Business | Markets
Arab economies ill-prepared for global shocks
Like anyone invested in global financial markets, Arab sovereign funds, investment banks and rich individuals are taking a severe beating.
Beirut: Like anyone invested in global financial markets, Arab sovereign funds, investment banks and rich individuals are taking a severe beating.
Also getting queasy are those who have poured money into real estate ventures in boom towns like Dubai or Doha, or the frothy housing markets of Amman, Damascus and Beirut that have been fuel-led by remittances and investments from the Gulf.
"People who have money in the Middle East are deeply plugged into the global financial system. They have nowhere else to go," argued Rami Khouri, a Beirut-based Middle East commentator.
"We are getting a double whammy - the direct impact of the global financial crisis and the cumulative backlash of our own mediocre public policies in the last 40 years."
Change in fortunes
Middle East stock markets, at first shielded by the region's vast oil money inflows, saw panic selling this week amid fears that a five-year Gulf property boom was over and developers would have to merge as financing conditions worsened.
Kuwait slashed its benchmark discount rate by 125 basis point to 4.50 per cent from 5.75 on Wednesday to shore up its economy, putting pressure on other Gulf banks to follow suit.

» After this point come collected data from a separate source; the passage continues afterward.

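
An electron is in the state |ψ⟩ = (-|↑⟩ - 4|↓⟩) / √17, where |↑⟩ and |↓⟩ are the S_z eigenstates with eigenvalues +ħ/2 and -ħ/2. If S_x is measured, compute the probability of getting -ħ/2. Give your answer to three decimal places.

0.265

|-x⟩ = (|↑⟩ - |↓⟩)/√2, so ⟨-x|ψ⟩ = (3) / (√2·√17).
P = |3|² / 34 = 9/34.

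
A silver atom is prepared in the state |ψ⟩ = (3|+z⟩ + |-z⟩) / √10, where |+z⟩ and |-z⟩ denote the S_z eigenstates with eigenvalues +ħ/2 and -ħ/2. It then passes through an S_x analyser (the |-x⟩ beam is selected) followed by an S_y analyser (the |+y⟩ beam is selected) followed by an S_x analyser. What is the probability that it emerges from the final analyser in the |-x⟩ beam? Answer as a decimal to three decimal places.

First analyser (S_x): P(|-x⟩) = |⟨-x|ψ⟩|² = 4/20.
After stage 1 the state is |-x⟩; P(|+y⟩) = |⟨+y|-x⟩|² = 1/2.
After stage 2 the state is |+y⟩; P(|-x⟩) = |⟨-x|+y⟩|² = 1/2.
Joint probability = 4/20 × 1/2 × 1/2 = 0.050.

0.050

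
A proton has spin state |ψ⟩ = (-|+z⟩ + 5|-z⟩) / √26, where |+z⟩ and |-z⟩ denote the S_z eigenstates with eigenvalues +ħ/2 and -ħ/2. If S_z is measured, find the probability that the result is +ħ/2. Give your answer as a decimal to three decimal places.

The +ħ/2 outcome corresponds to |+z⟩. Its amplitude in |ψ⟩ is -1/√26.
P = |-1|² / 26 = 1/26.

0.038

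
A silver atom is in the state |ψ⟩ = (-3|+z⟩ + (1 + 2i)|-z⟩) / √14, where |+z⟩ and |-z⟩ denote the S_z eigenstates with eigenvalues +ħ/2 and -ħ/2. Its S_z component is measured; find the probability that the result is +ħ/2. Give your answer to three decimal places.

The +ħ/2 outcome corresponds to |+z⟩. Its amplitude in |ψ⟩ is -3/√14.
P = |-3|² / 14 = 9/14.

0.643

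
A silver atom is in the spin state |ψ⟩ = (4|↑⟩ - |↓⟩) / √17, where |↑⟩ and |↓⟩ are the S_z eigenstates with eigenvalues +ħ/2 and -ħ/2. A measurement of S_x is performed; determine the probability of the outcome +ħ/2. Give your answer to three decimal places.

0.265

|+x⟩ = (|↑⟩ + |↓⟩)/√2, so ⟨+x|ψ⟩ = (3) / (√2·√17).
P = |3|² / 34 = 9/34.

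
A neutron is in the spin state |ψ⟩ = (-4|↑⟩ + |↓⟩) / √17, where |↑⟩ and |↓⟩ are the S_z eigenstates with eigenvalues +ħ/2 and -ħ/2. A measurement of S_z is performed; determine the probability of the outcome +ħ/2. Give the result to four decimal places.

0.9412

The +ħ/2 outcome corresponds to |↑⟩. Its amplitude in |ψ⟩ is -4/√17.
P = |-4|² / 17 = 16/17.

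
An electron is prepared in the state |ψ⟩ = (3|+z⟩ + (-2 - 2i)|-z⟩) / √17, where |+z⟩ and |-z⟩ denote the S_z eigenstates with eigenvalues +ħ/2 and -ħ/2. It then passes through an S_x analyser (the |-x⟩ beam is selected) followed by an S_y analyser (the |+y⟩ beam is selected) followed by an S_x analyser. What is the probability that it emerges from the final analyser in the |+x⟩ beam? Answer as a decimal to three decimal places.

First analyser (S_x): P(|-x⟩) = |⟨-x|ψ⟩|² = 29/34.
After stage 1 the state is |-x⟩; P(|+y⟩) = |⟨+y|-x⟩|² = 1/2.
After stage 2 the state is |+y⟩; P(|+x⟩) = |⟨+x|+y⟩|² = 1/2.
Joint probability = 29/34 × 1/2 × 1/2 = 0.213.

0.213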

A plunge in world oil prices to around $89.27 a barrel from a record $147 in July has provided another sharp reminder of the vulnerability of many Arab economies to global shocks - even those where free-market policies have made only slow inroads.
"The Arab region is not yet fully globalised. It represents no more than 2.5 per cent of the world economy, from which it is still disconnected, except for oil," said Louis Hobeika, an economics professor at Lebanon's Notre Dame University.
That disconnect might provide some protection from global upheaval, he added. "However, during a period of recovery, we lose a lot because we don't grow with the rest of the world."
In Egypt, the world crisis should make free-market reforms like privatisation all the more urgent, said Angus Blair, head of research at investment bank Beltone Financial in Cairo.